第16話 王女からの手紙

 審理終了後、ヴィーダは収容されている施設に帰った。見張り役の女性兵士に手紙が届いていると言われたので部屋に戻って見てみると、机の上に白い封筒が置かれていた。


(私にこのタイミングで手紙を送ってくるのはアフシャーネフかな。サミラとか他の友達なら、手紙以外のものも送ってきそうだし)


 ヴィーダは差出人の検討をつけながら、真っ白な封筒を手に取った。

 サミラというのは女学校時代の同級生で、ヴィーダと同じように卒業後は学校教師になったため親交は深い。敗戦後も時折差し入れを送ってきてくれるが、直接会ったのは一年以上昔のことになる。


 封筒を裏返し差出人の名を見れば、送り手はやはり友人ではなくアフシャーネフであった。封蝋を開けて中を読めば、きっちりと書かれたアフシャーネフの几帳面な字が目に入る。


 内容はもちろん裁判におけるヴィーダの供述についての注意であり、アフシャーネフの罪を肩代わりするような発言を控えるようにという文章が切々と高級紙に綴られている。

 先日の車中で会った際には我慢して直接言えなかったことも書かれているのだろう。王族であるアフシャーネフの自己犠牲的な精神に基づいて書かれたその文章は、読んでいるとだんだん疲れてしまう。


(友達に罪を押し付けてまで生き延びても仕方がない……みたいなこと言われても、私だって別に嘘をついているわけじゃないしなあ)


 ヴィーダは深いため息をつき、手紙を机の上に置いた。


 おそらくアフシャーネフにとっては、今日の裁判でヴィーダが話したような供述も、リオネルが行ったような弁護も気に入らないのだろう。

 だがヴィーダは、アフシャーネフが戦争に反対していたというのは紛れもない事実であるし、その現実に反した証言をすることこそ裁判という行為にふさわしくない嘘や偽りであると思った。


 アフシャーネフが罪を語れば語るほど、ヴィーダはそれが本来は自分のものであるような気がしていた。もしかしたらアフシャーネフの方も、ヴィーダに対して同じように思っているのかもしれない。

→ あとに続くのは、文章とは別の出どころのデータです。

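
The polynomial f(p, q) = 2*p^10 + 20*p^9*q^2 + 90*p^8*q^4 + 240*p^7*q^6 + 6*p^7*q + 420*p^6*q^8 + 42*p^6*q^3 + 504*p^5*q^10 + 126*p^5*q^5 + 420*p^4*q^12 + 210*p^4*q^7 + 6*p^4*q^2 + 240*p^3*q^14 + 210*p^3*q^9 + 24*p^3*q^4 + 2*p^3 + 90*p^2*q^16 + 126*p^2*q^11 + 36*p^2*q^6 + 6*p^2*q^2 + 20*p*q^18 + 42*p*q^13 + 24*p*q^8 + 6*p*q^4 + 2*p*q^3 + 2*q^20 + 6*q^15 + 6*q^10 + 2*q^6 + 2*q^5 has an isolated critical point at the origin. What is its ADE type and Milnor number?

Type E_7, Milnor number mu = 7.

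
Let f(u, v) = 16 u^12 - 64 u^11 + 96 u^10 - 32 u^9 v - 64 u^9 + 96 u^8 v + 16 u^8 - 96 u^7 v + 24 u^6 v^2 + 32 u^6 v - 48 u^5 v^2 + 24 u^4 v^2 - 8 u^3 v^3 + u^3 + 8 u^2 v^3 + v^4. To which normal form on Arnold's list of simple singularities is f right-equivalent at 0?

E6

The Hessian of f at 0 is [[0, 0], [0, 0]] with rank 0, so corank 2. A Groebner basis of the Jacobian ideal J(f) in C{u,v} is {v^3, u^2}; counting standard monomials gives mu = 6. Corank 2; j^3 = u^3 is a perfect cube, so E-series; the 4-jet and mu = 6 give E_6.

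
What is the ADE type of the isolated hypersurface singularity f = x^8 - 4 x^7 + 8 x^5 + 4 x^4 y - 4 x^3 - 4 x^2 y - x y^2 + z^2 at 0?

D9

The Hessian of f at 0 has rank 1. Corank 2; j^3 = -x*(2*x + y)^2 has shape L^2 M (L != M), so D-series; mu = 9 gives D_9.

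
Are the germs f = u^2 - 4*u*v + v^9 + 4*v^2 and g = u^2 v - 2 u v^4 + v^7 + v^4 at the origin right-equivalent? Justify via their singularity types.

No.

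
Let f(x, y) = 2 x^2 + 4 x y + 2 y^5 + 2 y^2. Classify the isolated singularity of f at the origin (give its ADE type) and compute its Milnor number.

Type A4, Milnor number mu = 4.

The Hessian of f at 0 is [[4, 4], [4, 4]] with rank 1, so corank 1. A Groebner basis of the Jacobian ideal J(f) in C{x,y} is {y^4, x + y}; counting standard monomials gives mu = 4. Corank 1: A-series; mu = 4 gives A_4.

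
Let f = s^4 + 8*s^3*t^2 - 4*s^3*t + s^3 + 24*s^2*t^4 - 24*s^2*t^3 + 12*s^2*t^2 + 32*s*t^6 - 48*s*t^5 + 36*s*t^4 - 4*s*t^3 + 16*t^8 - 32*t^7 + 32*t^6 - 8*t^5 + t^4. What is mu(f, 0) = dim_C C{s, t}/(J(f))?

6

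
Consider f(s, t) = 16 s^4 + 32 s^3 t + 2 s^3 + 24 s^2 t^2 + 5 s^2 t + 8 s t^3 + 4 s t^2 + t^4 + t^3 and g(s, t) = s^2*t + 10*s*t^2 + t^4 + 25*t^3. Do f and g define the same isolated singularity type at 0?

The Hessian of f at 0 is [[0, 0], [0, 0]] with rank 0, so corank 2. A Groebner basis of the Jacobian ideal J(f) in C{s,t} is {s*t^2 + s*t/8 + t^2/8, -s*t/8 + t^3 - t^2/8, s^2 + 3*s*t/2 + t^2/2}; counting standard monomials gives mu = 5. Corank 2; j^3 = (s + t)^2*(2*s + t) has shape L^2 M (L != M), so D-series; mu = 5 gives D_5. The Hessian of g at 0 is [[0, 0], [0, 0]] with rank 0, so corank 2. A Groebner basis of the Jacobian ideal J(g) in C{s,t} is {s^3 - 125*s^2/4 + 3125*t^2/4, s^2/4 + t^3 - 25*t^2/4, s*t + 5*t^2}; counting standard monomials gives mu = 5. Corank 2; j^3 = t*(s + 5*t)^2 has shape L^2 M (L != M), so D-series; mu = 5 gives D_5. Both have type D_5, hence right-equivalent.

Yes.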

(私もアフシャーネフも自分の実感として正しいことを語っているのなら、裁く人たちがどう判断するかに任せるしかないね)


 アフシャーネフの言葉に従う気はさらさらなかったが、返事くらいは書こうと思って引き出しから万年筆と便箋を出して椅子に座る。


 そしてヴィーダは、アフシャーネフの美しい文字とは正反対の悪筆で便箋を埋めた。

 内容はあえてあまり関係のない近状報告にし、無言の反抗を示す。現在与えられている部屋の日当たりが案外良い話はきっと、アフシャーネフを困らせるだろう。


 実際のところ、ヴィーダは手紙を読むことで送り主の意図とは逆に自分が罪人であることを再確認してしまった。アフシャーネフがどんなに責任を負おうとしても、それはそれとして結局はヴィーダは裁かれる必要のある人間なのである。


 そうした割り切った気持ちで筆を進めていると、ふと裁判中のリオネルの言葉が思い出された。


 「どうせ貴方は無実にはなりえない」と、リオネルはヴィーダに言った。

 それはアフシャーネフとヴィーダの間にあるものとは無関係な人間が何気なく口にした、一つの真実である。


 弁護人のリオネルが気づいている通り、自ら望んで戦争に関わったヴィーダはどう取り繕ったとしても罪深い。アフシャーネフが考えているよりもずっとヴィーダの人生は自業自得で、巻き込まれた犠牲者になりえない。


 だからこそ、ヴィーダはアフシャーネフとは違う戦いをしたかった。ヴィーダが望む道を選ぶことができる限り、決して妥協はできないのだ。